Jede Woche beträgt sein Konto bei Swingers mehr als 10.000 US-Dollar. „Ich bin mir sicher, dass es uns ohne sie völlig schlecht gehen würde, und das haben wir auch in den ersten paar Wochen getan“, sagte die Besitzerin Stephanie Wilson.

Das Restaurant hat seinen eigenen Hollywood-Handlungsbogen: ein ikonischer Treffpunkt, in dem Mitarbeiter, die wie eine Familie sind, während der Pandemie schließen. Die zur Managerin und Mutter von drei Kindern gewordene Schauspielerin/Kellnerin sammelt Gelder von Verwandten und Freunden, um das Lokal zu kaufen und wiederzubeleben.

Frau Wilson, 41, leitet jetzt einen Hauptknotenpunkt des Streiks. „Ich denke, Schriftsteller sind sozusagen das Rückgrat von allem“, sagte sie.

Am frühen Abend eines Montagabends hatten die Kellner des Restaurants die Schicht gewechselt, aber das Klappern von Tellern und Gläsern hatte keine Pause gemacht. Die letzten Sonnenstrahlen blieben auf den Tischen hängen, auf denen die Kunden blinzelnd ins Licht blickten.
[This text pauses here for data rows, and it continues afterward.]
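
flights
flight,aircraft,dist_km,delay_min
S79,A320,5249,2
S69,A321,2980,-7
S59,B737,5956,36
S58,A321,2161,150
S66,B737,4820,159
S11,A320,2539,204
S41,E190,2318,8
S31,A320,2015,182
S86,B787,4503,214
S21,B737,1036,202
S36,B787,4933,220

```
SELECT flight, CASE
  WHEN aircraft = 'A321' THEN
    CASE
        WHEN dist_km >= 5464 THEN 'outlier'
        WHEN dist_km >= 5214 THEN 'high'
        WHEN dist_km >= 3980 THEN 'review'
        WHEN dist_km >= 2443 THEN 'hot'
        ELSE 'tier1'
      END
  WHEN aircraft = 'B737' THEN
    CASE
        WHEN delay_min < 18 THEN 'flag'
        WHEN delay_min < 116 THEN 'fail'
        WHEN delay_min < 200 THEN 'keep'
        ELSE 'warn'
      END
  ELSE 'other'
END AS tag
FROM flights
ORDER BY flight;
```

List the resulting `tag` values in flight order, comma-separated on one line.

flight=S11: aircraft='A320' → outer ELSE → other
flight=S21: aircraft='B737' → inner[ELSE] → warn
flight=S31: aircraft='A320' → outer ELSE → other
flight=S36: aircraft='B787' → outer ELSE → other
flight=S41: aircraft='E190' → outer ELSE → other
flight=S58: aircraft='A321' → inner[ELSE] → tier1
flight=S59: aircraft='B737' → inner[delay_min < 116] → fail
flight=S66: aircraft='B737' → inner[delay_min < 200] → keep
flight=S69: aircraft='A321' → inner[dist_km >= 2443] → hot
flight=S79: aircraft='A320' → outer ELSE → other
flight=S86: aircraft='B787' → outer ELSE → other

other, warn, other, other, other, tier1, fail, keep, hot, other, other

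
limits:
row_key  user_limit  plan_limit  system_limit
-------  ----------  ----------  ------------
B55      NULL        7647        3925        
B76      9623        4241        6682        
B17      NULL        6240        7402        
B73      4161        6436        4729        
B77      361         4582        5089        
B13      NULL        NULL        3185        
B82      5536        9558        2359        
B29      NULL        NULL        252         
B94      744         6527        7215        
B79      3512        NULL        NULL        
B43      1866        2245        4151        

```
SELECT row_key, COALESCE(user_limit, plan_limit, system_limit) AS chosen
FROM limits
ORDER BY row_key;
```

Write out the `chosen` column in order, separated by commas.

3185, 6240, 252, 1866, 7647, 4161, 9623, 361, 3512, 5536, 744

row_key=B13: user_limit=NULL, plan_limit=NULL, system_limit=3185 → 3185
row_key=B17: user_limit=NULL, plan_limit=6240 → 6240
row_key=B29: user_limit=NULL, plan_limit=NULL, system_limit=252 → 252
row_key=B43: user_limit=1866 → 1866
row_key=B55: user_limit=NULL, plan_limit=7647 → 7647
row_key=B73: user_limit=4161 → 4161
row_key=B76: user_limit=9623 → 9623
row_key=B77: user_limit=361 → 361
row_key=B79: user_limit=3512 → 3512
row_key=B82: user_limit=5536 → 5536
row_key=B94: user_limit=744 → 744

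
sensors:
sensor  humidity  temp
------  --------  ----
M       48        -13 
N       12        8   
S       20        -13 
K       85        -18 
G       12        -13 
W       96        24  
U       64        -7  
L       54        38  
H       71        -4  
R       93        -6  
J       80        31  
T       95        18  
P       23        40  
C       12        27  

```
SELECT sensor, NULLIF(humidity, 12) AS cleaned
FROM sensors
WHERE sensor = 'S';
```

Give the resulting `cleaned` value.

sensor = S: humidity=20, temp=-13.
humidity=20 vs 12: differ → 20

20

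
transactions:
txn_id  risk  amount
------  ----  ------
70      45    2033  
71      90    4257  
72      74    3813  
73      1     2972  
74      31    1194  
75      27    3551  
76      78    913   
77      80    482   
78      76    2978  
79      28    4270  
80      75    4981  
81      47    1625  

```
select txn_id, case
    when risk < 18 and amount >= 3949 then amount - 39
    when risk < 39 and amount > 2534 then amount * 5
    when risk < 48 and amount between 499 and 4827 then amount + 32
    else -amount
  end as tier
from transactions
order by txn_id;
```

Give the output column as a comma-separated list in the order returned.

txn_id=70: risk < 48 and amount between 499 and 4827 → 2065
txn_id=71: ELSE → -4257
txn_id=72: ELSE → -3813
txn_id=73: risk < 39 and amount > 2534 → 14860
txn_id=74: risk < 48 and amount between 499 and 4827 → 1226
txn_id=75: risk < 39 and amount > 2534 → 17755
txn_id=76: ELSE → -913
txn_id=77: ELSE → -482
txn_id=78: ELSE → -2978
txn_id=79: risk < 39 and amount > 2534 → 21350
txn_id=80: ELSE → -4981
txn_id=81: risk < 48 and amount between 499 and 4827 → 1657

2065, -4257, -3813, 14860, 1226, 17755, -913, -482, -2978, 21350, -4981, 1657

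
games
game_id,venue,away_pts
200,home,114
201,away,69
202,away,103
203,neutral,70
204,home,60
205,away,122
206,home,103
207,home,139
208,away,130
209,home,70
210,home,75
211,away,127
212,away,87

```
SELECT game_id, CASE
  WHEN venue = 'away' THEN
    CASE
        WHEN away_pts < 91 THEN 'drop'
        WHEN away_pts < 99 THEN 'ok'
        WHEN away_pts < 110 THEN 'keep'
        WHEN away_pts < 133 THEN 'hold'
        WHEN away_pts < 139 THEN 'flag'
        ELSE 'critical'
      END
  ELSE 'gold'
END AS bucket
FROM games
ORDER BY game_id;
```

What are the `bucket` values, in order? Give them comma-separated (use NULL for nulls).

game_id=200: venue='home' → outer ELSE → gold
game_id=201: venue='away' → inner[away_pts < 91] → drop
game_id=202: venue='away' → inner[away_pts < 110] → keep
game_id=203: venue='neutral' → outer ELSE → gold
game_id=204: venue='home' → outer ELSE → gold
game_id=205: venue='away' → inner[away_pts < 133] → hold
game_id=206: venue='home' → outer ELSE → gold
game_id=207: venue='home' → outer ELSE → gold
game_id=208: venue='away' → inner[away_pts < 133] → hold
game_id=209: venue='home' → outer ELSE → gold
game_id=210: venue='home' → outer ELSE → gold
game_id=211: venue='away' → inner[away_pts < 133] → hold
game_id=212: venue='away' → inner[away_pts < 91] → drop

gold, drop, keep, gold, gold, hold, gold, gold, hold, gold, gold, hold, drop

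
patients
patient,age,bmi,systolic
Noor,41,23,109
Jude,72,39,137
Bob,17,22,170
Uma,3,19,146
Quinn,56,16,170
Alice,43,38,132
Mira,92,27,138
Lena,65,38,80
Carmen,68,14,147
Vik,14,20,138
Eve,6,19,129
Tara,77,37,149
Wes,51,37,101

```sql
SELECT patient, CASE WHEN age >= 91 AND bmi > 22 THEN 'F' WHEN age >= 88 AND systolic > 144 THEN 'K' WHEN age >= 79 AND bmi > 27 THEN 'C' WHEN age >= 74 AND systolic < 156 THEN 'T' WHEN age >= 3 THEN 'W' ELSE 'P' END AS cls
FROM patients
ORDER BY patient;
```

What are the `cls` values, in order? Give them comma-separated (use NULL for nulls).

patient=Alice: age >= 3 → W
patient=Bob: age >= 3 → W
patient=Carmen: age >= 3 → W
patient=Eve: age >= 3 → W
patient=Jude: age >= 3 → W
patient=Lena: age >= 3 → W
patient=Mira: age >= 91 AND bmi > 22 → F
patient=Noor: age >= 3 → W
patient=Quinn: age >= 3 → W
patient=Tara: age >= 74 AND systolic < 156 → T
patient=Uma: age >= 3 → W
patient=Vik: age >= 3 → W
patient=Wes: age >= 3 → W

W, W, W, W, W, W, F, W, W, T, W, W, W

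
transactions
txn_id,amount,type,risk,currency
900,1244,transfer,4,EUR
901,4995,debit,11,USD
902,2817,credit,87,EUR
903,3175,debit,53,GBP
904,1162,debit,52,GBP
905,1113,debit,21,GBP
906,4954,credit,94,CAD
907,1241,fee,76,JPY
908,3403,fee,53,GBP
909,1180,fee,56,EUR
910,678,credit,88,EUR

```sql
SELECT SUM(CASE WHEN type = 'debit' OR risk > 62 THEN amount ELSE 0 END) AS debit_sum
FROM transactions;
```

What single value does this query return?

txn_id=900: ✗
txn_id=901: ✓ → 4995
txn_id=902: ✓ → 2817
txn_id=903: ✓ → 3175
txn_id=904: ✓ → 1162
txn_id=905: ✓ → 1113
txn_id=906: ✓ → 4954
txn_id=907: ✓ → 1241
txn_id=908: ✗
txn_id=909: ✗
txn_id=910: ✓ → 678
debit_sum = 4995 + 2817 + 3175 + 1162 + 1113 + 4954 + 1241 + 678 = 20135

20135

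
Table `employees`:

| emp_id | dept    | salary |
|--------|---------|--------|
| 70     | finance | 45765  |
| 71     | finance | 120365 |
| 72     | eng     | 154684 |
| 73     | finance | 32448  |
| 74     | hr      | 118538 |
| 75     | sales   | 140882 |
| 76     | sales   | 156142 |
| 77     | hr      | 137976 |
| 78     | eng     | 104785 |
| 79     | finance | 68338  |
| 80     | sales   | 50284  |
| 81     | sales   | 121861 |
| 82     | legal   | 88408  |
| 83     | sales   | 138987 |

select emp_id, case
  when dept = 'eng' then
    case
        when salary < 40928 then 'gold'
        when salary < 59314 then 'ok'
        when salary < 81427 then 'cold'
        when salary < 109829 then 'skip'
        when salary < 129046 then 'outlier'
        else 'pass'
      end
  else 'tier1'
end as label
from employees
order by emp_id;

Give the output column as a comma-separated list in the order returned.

emp_id=70: dept='finance' → outer ELSE → tier1
emp_id=71: dept='finance' → outer ELSE → tier1
emp_id=72: dept='eng' → inner[ELSE] → pass
emp_id=73: dept='finance' → outer ELSE → tier1
emp_id=74: dept='hr' → outer ELSE → tier1
emp_id=75: dept='sales' → outer ELSE → tier1
emp_id=76: dept='sales' → outer ELSE → tier1
emp_id=77: dept='hr' → outer ELSE → tier1
emp_id=78: dept='eng' → inner[salary < 109829] → skip
emp_id=79: dept='finance' → outer ELSE → tier1
emp_id=80: dept='sales' → outer ELSE → tier1
emp_id=81: dept='sales' → outer ELSE → tier1
emp_id=82: dept='legal' → outer ELSE → tier1
emp_id=83: dept='sales' → outer ELSE → tier1

tier1, tier1, pass, tier1, tier1, tier1, tier1, tier1, skip, tier1, tier1, tier1, tier1, tier1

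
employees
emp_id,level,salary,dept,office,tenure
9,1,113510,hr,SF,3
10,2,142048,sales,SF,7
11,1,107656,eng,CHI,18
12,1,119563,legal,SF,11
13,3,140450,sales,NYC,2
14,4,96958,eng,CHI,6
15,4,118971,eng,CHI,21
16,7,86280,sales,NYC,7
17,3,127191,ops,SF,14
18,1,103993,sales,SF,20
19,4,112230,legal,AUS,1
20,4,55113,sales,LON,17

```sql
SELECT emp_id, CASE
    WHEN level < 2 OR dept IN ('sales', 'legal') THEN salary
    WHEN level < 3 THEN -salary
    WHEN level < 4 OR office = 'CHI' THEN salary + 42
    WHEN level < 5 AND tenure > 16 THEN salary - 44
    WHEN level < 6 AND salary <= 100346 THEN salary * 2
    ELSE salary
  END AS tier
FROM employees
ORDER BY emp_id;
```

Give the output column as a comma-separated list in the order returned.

113510, 142048, 107656, 119563, 140450, 97000, 119013, 86280, 127233, 103993, 112230, 55113

emp_id=9: level < 2 OR dept IN ('sales', 'legal') → 113510
emp_id=10: level < 2 OR dept IN ('sales', 'legal') → 142048
emp_id=11: level < 2 OR dept IN ('sales', 'legal') → 107656
emp_id=12: level < 2 OR dept IN ('sales', 'legal') → 119563
emp_id=13: level < 2 OR dept IN ('sales', 'legal') → 140450
emp_id=14: level < 4 OR office = 'CHI' → 97000
emp_id=15: level < 4 OR office = 'CHI' → 119013
emp_id=16: level < 2 OR dept IN ('sales', 'legal') → 86280
emp_id=17: level < 4 OR office = 'CHI' → 127233
emp_id=18: level < 2 OR dept IN ('sales', 'legal') → 103993
emp_id=19: level < 2 OR dept IN ('sales', 'legal') → 112230
emp_id=20: level < 2 OR dept IN ('sales', 'legal') → 55113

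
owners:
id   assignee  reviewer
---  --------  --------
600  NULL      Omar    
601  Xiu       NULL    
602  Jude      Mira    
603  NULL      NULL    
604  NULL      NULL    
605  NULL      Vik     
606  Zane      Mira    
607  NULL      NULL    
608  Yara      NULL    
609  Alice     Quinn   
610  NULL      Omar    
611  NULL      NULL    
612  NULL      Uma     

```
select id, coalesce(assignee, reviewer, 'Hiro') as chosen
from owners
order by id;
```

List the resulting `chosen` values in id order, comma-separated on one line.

Omar, Xiu, Jude, Hiro, Hiro, Vik, Zane, Hiro, Yara, Alice, Omar, Hiro, Uma

id=600: assignee=NULL, reviewer=Omar → Omar
id=601: assignee=Xiu → Xiu
id=602: assignee=Jude → Jude
id=603: assignee=NULL, reviewer=NULL, → literal Hiro → Hiro
id=604: assignee=NULL, reviewer=NULL, → literal Hiro → Hiro
id=605: assignee=NULL, reviewer=Vik → Vik
id=606: assignee=Zane → Zane
id=607: assignee=NULL, reviewer=NULL, → literal Hiro → Hiro
id=608: assignee=Yara → Yara
id=609: assignee=Alice → Alice
id=610: assignee=NULL, reviewer=Omar → Omar
id=611: assignee=NULL, reviewer=NULL, → literal Hiro → Hiro
id=612: assignee=NULL, reviewer=Uma → Uma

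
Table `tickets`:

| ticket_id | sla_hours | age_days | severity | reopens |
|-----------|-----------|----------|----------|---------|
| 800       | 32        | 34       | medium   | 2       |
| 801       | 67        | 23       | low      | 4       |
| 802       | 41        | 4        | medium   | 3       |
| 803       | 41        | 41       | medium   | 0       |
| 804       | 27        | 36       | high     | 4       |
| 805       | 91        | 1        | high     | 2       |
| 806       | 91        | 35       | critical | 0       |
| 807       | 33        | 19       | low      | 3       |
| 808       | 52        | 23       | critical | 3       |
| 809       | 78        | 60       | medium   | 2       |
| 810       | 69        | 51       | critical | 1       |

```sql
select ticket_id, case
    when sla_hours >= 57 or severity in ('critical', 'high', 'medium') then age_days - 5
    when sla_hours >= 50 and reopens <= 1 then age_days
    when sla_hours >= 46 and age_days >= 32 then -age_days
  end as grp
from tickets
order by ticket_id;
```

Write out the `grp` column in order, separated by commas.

29, 18, -1, 36, 31, -4, 30, NULL, 18, 55, 46

ticket_id=800: sla_hours >= 57 or severity in ('critical', 'high', 'medium') → 29
ticket_id=801: sla_hours >= 57 or severity in ('critical', 'high', 'medium') → 18
ticket_id=802: sla_hours >= 57 or severity in ('critical', 'high', 'medium') → -1
ticket_id=803: sla_hours >= 57 or severity in ('critical', 'high', 'medium') → 36
ticket_id=804: sla_hours >= 57 or severity in ('critical', 'high', 'medium') → 31
ticket_id=805: sla_hours >= 57 or severity in ('critical', 'high', 'medium') → -4
ticket_id=806: sla_hours >= 57 or severity in ('critical', 'high', 'medium') → 30
ticket_id=807: (no match → NULL) → NULL
ticket_id=808: sla_hours >= 57 or severity in ('critical', 'high', 'medium') → 18
ticket_id=809: sla_hours >= 57 or severity in ('critical', 'high', 'medium') → 55
ticket_id=810: sla_hours >= 57 or severity in ('critical', 'high', 'medium') → 46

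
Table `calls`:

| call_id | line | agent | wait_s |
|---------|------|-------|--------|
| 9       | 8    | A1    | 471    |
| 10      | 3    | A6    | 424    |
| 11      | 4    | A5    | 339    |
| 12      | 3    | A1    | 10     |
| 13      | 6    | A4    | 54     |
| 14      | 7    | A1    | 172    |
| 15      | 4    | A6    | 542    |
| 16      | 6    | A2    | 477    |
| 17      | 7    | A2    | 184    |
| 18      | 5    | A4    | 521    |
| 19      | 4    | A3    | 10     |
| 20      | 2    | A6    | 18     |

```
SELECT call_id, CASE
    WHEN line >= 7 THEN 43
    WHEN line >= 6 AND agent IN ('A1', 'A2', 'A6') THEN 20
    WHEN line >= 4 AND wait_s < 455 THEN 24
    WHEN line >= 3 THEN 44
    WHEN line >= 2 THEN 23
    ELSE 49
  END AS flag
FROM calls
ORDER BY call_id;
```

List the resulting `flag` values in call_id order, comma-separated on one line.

43, 44, 24, 44, 24, 43, 44, 20, 43, 44, 24, 23

call_id=9: line >= 7 → 43
call_id=10: line >= 3 → 44
call_id=11: line >= 4 AND wait_s < 455 → 24
call_id=12: line >= 3 → 44
call_id=13: line >= 4 AND wait_s < 455 → 24
call_id=14: line >= 7 → 43
call_id=15: line >= 3 → 44
call_id=16: line >= 6 AND agent IN ('A1', 'A2', 'A6') → 20
call_id=17: line >= 7 → 43
call_id=18: line >= 3 → 44
call_id=19: line >= 4 AND wait_s < 455 → 24
call_id=20: line >= 2 → 23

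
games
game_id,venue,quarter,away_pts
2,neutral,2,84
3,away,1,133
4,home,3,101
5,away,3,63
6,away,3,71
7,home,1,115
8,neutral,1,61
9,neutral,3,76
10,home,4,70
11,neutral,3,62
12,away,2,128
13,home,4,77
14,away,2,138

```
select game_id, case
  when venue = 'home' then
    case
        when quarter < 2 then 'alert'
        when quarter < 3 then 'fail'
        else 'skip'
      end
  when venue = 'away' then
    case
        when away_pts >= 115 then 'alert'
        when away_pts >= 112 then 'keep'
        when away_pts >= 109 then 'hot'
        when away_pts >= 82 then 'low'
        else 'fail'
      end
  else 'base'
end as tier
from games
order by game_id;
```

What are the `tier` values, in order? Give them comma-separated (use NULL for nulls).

game_id=2: venue='neutral' → outer ELSE → base
game_id=3: venue='away' → inner[away_pts >= 115] → alert
game_id=4: venue='home' → inner[ELSE] → skip
game_id=5: venue='away' → inner[ELSE] → fail
game_id=6: venue='away' → inner[ELSE] → fail
game_id=7: venue='home' → inner[quarter < 2] → alert
game_id=8: venue='neutral' → outer ELSE → base
game_id=9: venue='neutral' → outer ELSE → base
game_id=10: venue='home' → inner[ELSE] → skip
game_id=11: venue='neutral' → outer ELSE → base
game_id=12: venue='away' → inner[away_pts >= 115] → alert
game_id=13: venue='home' → inner[ELSE] → skip
game_id=14: venue='away' → inner[away_pts >= 115] → alert

base, alert, skip, fail, fail, alert, base, base, skip, base, alert, skip, alert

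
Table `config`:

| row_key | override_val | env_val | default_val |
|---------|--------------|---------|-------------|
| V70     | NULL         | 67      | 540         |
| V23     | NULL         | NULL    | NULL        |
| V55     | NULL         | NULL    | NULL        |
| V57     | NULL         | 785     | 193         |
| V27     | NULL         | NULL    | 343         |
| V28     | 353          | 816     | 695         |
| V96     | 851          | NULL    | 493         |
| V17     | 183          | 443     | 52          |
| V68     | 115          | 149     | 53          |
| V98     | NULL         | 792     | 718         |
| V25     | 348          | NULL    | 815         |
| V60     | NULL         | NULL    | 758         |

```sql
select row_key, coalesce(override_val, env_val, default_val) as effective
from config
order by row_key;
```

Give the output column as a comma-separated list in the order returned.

183, NULL, 348, 343, 353, NULL, 785, 758, 115, 67, 851, 792

row_key=V17: override_val=183 → 183
row_key=V23: override_val=NULL, env_val=NULL, default_val=NULL (all NULL) → NULL
row_key=V25: override_val=348 → 348
row_key=V27: override_val=NULL, env_val=NULL, default_val=343 → 343
row_key=V28: override_val=353 → 353
row_key=V55: override_val=NULL, env_val=NULL, default_val=NULL (all NULL) → NULL
row_key=V57: override_val=NULL, env_val=785 → 785
row_key=V60: override_val=NULL, env_val=NULL, default_val=758 → 758
row_key=V68: override_val=115 → 115
row_key=V70: override_val=NULL, env_val=67 → 67
row_key=V96: override_val=851 → 851
row_key=V98: override_val=NULL, env_val=792 → 792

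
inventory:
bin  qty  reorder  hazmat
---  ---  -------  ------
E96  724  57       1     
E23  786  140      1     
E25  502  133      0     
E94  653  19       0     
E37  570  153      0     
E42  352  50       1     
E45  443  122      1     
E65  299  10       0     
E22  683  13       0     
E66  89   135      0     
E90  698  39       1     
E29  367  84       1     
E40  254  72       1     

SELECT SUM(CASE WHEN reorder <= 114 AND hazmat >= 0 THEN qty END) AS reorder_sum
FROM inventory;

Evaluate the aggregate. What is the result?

bin=E96: ✓ → 724
bin=E23: ✗
bin=E25: ✗
bin=E94: ✓ → 653
bin=E37: ✗
bin=E42: ✓ → 352
bin=E45: ✗
bin=E65: ✓ → 299
bin=E22: ✓ → 683
bin=E66: ✗
bin=E90: ✓ → 698
bin=E29: ✓ → 367
bin=E40: ✓ → 254
reorder_sum = 724 + 653 + 352 + 299 + 683 + 698 + 367 + 254 = 4030

4030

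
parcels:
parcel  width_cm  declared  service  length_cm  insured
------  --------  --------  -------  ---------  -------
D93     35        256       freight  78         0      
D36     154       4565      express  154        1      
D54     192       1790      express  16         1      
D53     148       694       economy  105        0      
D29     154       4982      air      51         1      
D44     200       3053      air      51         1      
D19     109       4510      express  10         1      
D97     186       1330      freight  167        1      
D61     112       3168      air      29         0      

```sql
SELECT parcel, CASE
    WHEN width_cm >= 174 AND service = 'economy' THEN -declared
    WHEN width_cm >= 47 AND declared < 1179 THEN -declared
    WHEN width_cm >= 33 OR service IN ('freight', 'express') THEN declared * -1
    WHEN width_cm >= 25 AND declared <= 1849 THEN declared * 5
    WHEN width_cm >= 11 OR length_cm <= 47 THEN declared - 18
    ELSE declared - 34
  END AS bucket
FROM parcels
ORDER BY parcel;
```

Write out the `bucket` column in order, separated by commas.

-4510, -4982, -4565, -3053, -694, -1790, -3168, -256, -1330

parcel=D19: width_cm >= 33 OR service IN ('freight', 'express') → -4510
parcel=D29: width_cm >= 33 OR service IN ('freight', 'express') → -4982
parcel=D36: width_cm >= 33 OR service IN ('freight', 'express') → -4565
parcel=D44: width_cm >= 33 OR service IN ('freight', 'express') → -3053
parcel=D53: width_cm >= 47 AND declared < 1179 → -694
parcel=D54: width_cm >= 33 OR service IN ('freight', 'express') → -1790
parcel=D61: width_cm >= 33 OR service IN ('freight', 'express') → -3168
parcel=D93: width_cm >= 33 OR service IN ('freight', 'express') → -256
parcel=D97: width_cm >= 33 OR service IN ('freight', 'express') → -1330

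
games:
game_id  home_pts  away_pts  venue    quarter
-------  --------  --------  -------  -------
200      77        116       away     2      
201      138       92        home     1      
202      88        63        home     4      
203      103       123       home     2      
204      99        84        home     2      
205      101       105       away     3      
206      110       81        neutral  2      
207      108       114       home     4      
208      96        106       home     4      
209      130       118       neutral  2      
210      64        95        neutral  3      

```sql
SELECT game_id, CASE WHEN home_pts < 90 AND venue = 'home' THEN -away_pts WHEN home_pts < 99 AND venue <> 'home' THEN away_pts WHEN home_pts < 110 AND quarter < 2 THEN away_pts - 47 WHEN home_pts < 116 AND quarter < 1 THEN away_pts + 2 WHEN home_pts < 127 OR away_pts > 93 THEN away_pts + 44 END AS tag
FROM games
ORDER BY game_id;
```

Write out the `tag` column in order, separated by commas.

game_id=200: home_pts < 99 AND venue <> 'home' → 116
game_id=201: (no match → NULL) → NULL
game_id=202: home_pts < 90 AND venue = 'home' → -63
game_id=203: home_pts < 127 OR away_pts > 93 → 167
game_id=204: home_pts < 127 OR away_pts > 93 → 128
game_id=205: home_pts < 127 OR away_pts > 93 → 149
game_id=206: home_pts < 127 OR away_pts > 93 → 125
game_id=207: home_pts < 127 OR away_pts > 93 → 158
game_id=208: home_pts < 127 OR away_pts > 93 → 150
game_id=209: home_pts < 127 OR away_pts > 93 → 162
game_id=210: home_pts < 99 AND venue <> 'home' → 95

116, NULL, -63, 167, 128, 149, 125, 158, 150, 162, 95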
Anya Meksin saß ihrem Mann und Mitarbeiter gegenüber und versuchte, ihren gehackten Salat aufzuessen, während sie gleichzeitig ihren zweijährigen Sohn davon abhielt, über die Kabine zu klettern. Die Familie kommt mindestens zweimal pro Woche in das Restaurant und versucht, die Ersparnisse, auf die sie angewiesen ist, aufzubessern.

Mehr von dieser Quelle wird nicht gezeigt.